His mother’s voice broke the silence. “Her eyes are hazel and the color changes, depending on the sky, the hue of her clothes and her mood.”
He turned his head abruptly. “How long have you been here, madam?”
“I have been in the room since shortly after you sent for Jessica.”
He looked annoyed. “Surely you did not fear for her safety.”
The dowager allowed a quiet little laugh. “No. I knew she was in no danger from you, my treasure. I was just curious to see how she might soothe you this time. Her methods astound me.”
“Yes … well … I suppose.”
His laugh emerged as more of a rumble deep in his throat and was swiftly joined by the giggling of both the dowager and his Nightingale as they recalled her hurling the sodden towel.
• • •
That afternoon, His Grace summoned four seamstresses and Mrs. Freebinder, the modiste, from the village. He ordered that they bring bolts of cloth with weaves soft enough for a child’s sensitive skin and in every color. He particularly requested colors of the rainbow, the sea, skies, and meadows. Jessica objected to the fuss as the ladies measured her from tip to toe, the circumference of her wrists and throat and head, and insisted she select her favorites from two dozen bolts of fabric. She had never seen such an array.
“Will you make kerchiefs for my hair to match the dresses?” she asked. Her question obviously stunned the ladies, who were accustomed to outfitting nobility in his household — the dowager and her occasional guests. All females, even toddlers in a duke’s family, wore bonnets trimmed in feathers and ribbons and jewels, not kerchiefs, which easily identified peasants.
Mrs.
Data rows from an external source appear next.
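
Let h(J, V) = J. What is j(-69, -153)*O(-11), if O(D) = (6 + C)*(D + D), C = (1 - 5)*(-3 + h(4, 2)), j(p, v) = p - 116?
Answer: 8140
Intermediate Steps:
j(p, v) = -116 + p
C = -4 (C = (1 - 5)*(-3 + 4) = -4*1 = -4)
O(D) = 4*D (O(D) = (6 - 4)*(D + D) = 2*(2*D) = 4*D)
j(-69, -153)*O(-11) = (-116 - 69)*(4*(-11)) = -185*(-44) = 8140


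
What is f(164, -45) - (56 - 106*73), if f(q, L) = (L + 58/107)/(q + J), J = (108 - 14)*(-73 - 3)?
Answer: 5737383277/746860 ≈ 7682.0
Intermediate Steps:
J = -7144 (J = 94*(-76) = -7144)
f(q, L) = (58/107 + L)/(-7144 + q) (f(q, L) = (L + 58/107)/(q - 7144) = (L + 58*(1/107))/(-7144 + q) = (L + 58/107)/(-7144 + q) = (58/107 + L)/(-7144 + q))
f(164, -45) - (56 - 106*73) = (58/107 - 45)/(-7144 + 164) - (56 - 106*73) = -4757/107/(-6980) - (56 - 7738) = -1/6980*(-4757/107) - 1*(-7682) = 4757/746860 + 7682 = 5737383277/746860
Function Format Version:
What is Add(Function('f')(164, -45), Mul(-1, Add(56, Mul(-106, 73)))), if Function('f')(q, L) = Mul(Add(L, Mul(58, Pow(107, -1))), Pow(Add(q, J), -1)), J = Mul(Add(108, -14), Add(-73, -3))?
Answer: Rational(5737383277, 746860) ≈ 7682.0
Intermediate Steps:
J = -7144 (J = Mul(94, -76) = -7144)
Function('f')(q, L) = Mul(Pow(Add(-7144, q), -1), Add(Rational(58, 107), L)) (Function('f')(q, L) = Mul(Add(L, Mul(58, Pow(107, -1))), Pow(Add(q, -7144), -1)) = Mul(Add(L, Mul(58, Rational(1, 107))), Pow(Add(-7144, q), -1)) = Mul(Add(L, Rational(58, 107)), Pow(Add(-7144, q), -1)) = Mul(Add(Rational(58, 107), L), Pow(Add(-7144, q), -1)) = Mul(Pow(Add(-7144, q), -1), Add(Rational(58, 107), L)))
Add(Function('f')(164, -45), Mul(-1, Add(56, Mul(-106, 73)))) = Add(Mul(Pow(Add(-7144, 164), -1), Add(Rational(58, 107), -45)), Mul(-1, Add(56, Mul(-106, 73)))) = Add(Mul(Pow(-6980, -1), Rational(-4757, 107)), Mul(-1, Add(56, -7738))) = Add(Mul(Rational(-1, 6980), Rational(-4757, 107)), Mul(-1, -7682)) = Add(Rational(4757, 746860), 7682) = Rational(5737383277, 746860)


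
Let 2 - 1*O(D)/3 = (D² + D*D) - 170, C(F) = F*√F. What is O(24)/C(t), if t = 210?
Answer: -√210/15 ≈ -0.96609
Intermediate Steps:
C(F) = F^(3/2)
O(D) = 516 - 6*D² (O(D) = 6 - 3*((D² + D*D) - 170) = 6 - 3*((D² + D²) - 170) = 6 - 3*(2*D² - 170) = 6 - 3*(-170 + 2*D²) = 6 + (510 - 6*D²) = 516 - 6*D²)
O(24)/C(t) = (516 - 6*24²)/(210^(3/2)) = (516 - 6*576)/((210*√210)) = (516 - 3456)*(√210/44100) = -√210/15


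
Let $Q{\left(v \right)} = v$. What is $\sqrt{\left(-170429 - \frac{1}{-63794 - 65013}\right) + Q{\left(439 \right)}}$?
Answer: $\frac{i \sqrt{2820345439768703}}{128807} \approx 412.3 i$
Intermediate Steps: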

Freebinder, afraid of setting off the duke’s famous temper, sought the dowager’s advice: kerchiefs or bonnets? The duke’s mother understood the dilemma.
“Kerchiefs will appease the wearer,” the dowager said, “as long as Devlin is not able to see her. However, we had better have bonnets as well, to pacify him when his sight returns. Yes, we shall have both.”
In her own statement, the dowager realized Jessica’s optimism was infectious. She no longer doubted his eyes would recover.
Lady Anne retired to her private salon where she remained cloistered until she heard the dressmaker and her staff leaving. When she emerged, Devlin stood at the top of the stairs, tall and freshly shaven, his mustache and goatee trimmed to perfection. He took her arm.
“How did you know it was I?” she asked.
“Your fragrance, madam. Your scent is distinctive.”
“I changed perfumes only this morning.”
“I don’t need your perfume to identify you. You are my mother.”
Below, Jessica sat on a bench-like settee in the foyer pensively staring toward a window as mother and son reached the bottom of the stairs. Devlin turned immediately toward the brooding girl, surprising his mother with his uncanny ability to sense Jessica’s presence without being able to see her. He said, “Come, child.”